【今週の☆☆☆】涙なくしては観られない…大林宣彦監督の集大成『海辺の映画館―キネマの玉手箱』や、男子高校生の青春を描く『#ハンド全力』…週末観るならこの映画!
MOVIE WALKER PRESSスタッフが、週末に観てほしい映像作品3本を(独断と偏見で)紹介する連載企画。今回は、7月31日から1日に公開の作品をピックアップ。映画館からはじまるタイムリープを描くエンタテインメントや、加藤清史郎がハンドボール部員を演じる青春映画、名曲の誕生秘話が明かされるドラマなどバラエティ豊かな3本!
大林ファンはもちろん、すべての映画ファンに…『海辺の映画館―キネマの玉手箱』(7月31日公開)
映画作家の集大成。その言葉に、これほどふさわしい作品はないだろう。今年の4月10日に亡くなった大林宣彦監督。残念ながら最後となってしまった今作は、監督が故郷の尾道で20年ぶりに撮影した作品であり、テーマ、手法ともに「映画」ができることを最大限に生かした渾身の一本である。閉館が決まった映画館で、戦争映画のオールナイト興行を観ていた3人の若者が、スクリーンの中の世界に入り込んでしまう。自在に時代を行き来して、戦争の真っ只なかに放り込まれたり、ミュージカルの世界で踊ったりと、彼らの不思議なタイムトリップを観客われわれも疑似体験。生きることの大切さ、そして監督が生涯を通じて訴えてきた戦争の不毛さがパワフルに伝わってくる。監督の初期作品もよみがえる遊び心満点の映像処理や、映画館へのノスタルジー、大林作品ゆかりの俳優の活躍、そして監督本人の登場まで、大林ファン、いや映画ファンは涙なくしては観られない。
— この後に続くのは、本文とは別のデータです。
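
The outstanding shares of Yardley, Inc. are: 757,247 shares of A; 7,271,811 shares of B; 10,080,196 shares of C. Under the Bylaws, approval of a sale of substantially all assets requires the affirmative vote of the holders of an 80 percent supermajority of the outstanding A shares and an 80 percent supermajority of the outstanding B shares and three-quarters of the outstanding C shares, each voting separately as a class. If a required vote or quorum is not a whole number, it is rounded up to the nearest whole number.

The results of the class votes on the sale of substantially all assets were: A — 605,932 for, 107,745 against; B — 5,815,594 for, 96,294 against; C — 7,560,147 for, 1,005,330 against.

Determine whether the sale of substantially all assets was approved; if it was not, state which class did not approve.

A: 4/5 of 757247 = 605797.60, rounded up to 605798; 605,798 required, 605,932 in favor — approved.
B: 4/5 of 7271811 = 5817448.80, rounded up to 5817449; 5,817,449 required, 5,815,594 in favor — not approved.
C: 3/4 of 10080196 = 7560147; 7,560,147 required, 7,560,147 in favor — approved.

Not approved — the B shares did not give the required vote.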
(映画ライター・斉藤博昭)
現代を風刺した全く新しいスポ根青春もの…『#ハンド全力』(7月31日公開)
ハンドボールを全力で頑張る男の子たちのスポ根ものと思ったら大間違い。ハンドボールを頑張ってる“風”の写真を全力でSNSにあげる男の子たちの物語。震災でハンドボールをやめた熊本の高校生マサオはSNSにあげた写真が注目されたことから、「#ハンド全力」を使っての投稿に夢中になる。仲間とともにハンドボールではなく、映える写真撮影に明け暮れる日々。ところがフォロワーたちに知られ、大炎上、窮地に立たされる。一方的に上げて叩くSNSの怖さ。そのSNSに翻弄されながら前向きになっていく高校生たち。ただのハンド全力ではない、「#」の付いたハンド全力は現代を風刺した全く新しいスポ根青春もの。注目されなくなっても、日々は続いていく。復興と子役人生を重ねたというキャストは加藤清史郎&鈴木福の2ショットが公開前から話題。脇にも蒔田彩珠、仲野太賀、志田未来と子役出身がずらり。なかでも教師役の安達祐実の存在感は別格。(映画ライター・髙山亜紀)
聴き慣れたあの名曲の誕生秘話…『剣の舞 我が心の戦慄』(7月31日公開)
運動会のリレーのBGM、または突撃や追いかけっこシーンなどでお馴染みの名曲「剣の舞」。勝手に“狂騒”のイメージを抱いていた名曲の誕生には、こんなにもシリアスかつ劇的な物語が秘められていた!
第二次世界大戦、スターリン政権下のソ連。国立オペラ・バレエ劇場のお抱え作曲家アラム・ハチャトゥリアンは、公開を直前に控えたバレエ「ガイーヌ」における曲の書き換え、曲の追加命令を受ける…。何かとイチャモンを付ける小役人の思惑と陰謀、ダンサーをめぐる恋の糸が絡み、アラムの苦悩と闘いが映し出される。理不尽な国家の抑圧、“祖国アルメニアを襲った悲劇”への怒りや癒せぬ悲しみを、むしろ原動力に、一晩でかの名曲がまるでほとばしるように生まれ落ちる!小役人やダンサーらが架空のキャラとは少々驚き戸惑うが、聴き慣れたメロディが初めて耳にするかのような重みを伴って胸を締め付け、染みる。ラスト、当時の舞台の模様やハチャトゥリアンの指揮姿など、貴重な映像も見逃せない。(映画ライター・折田千鶴子)
週末に映画を観たいけれど、どの作品を選べばいいかわからない…という人は、ぜひこのレビューを参考にお気に入りの1本を見つけてみて!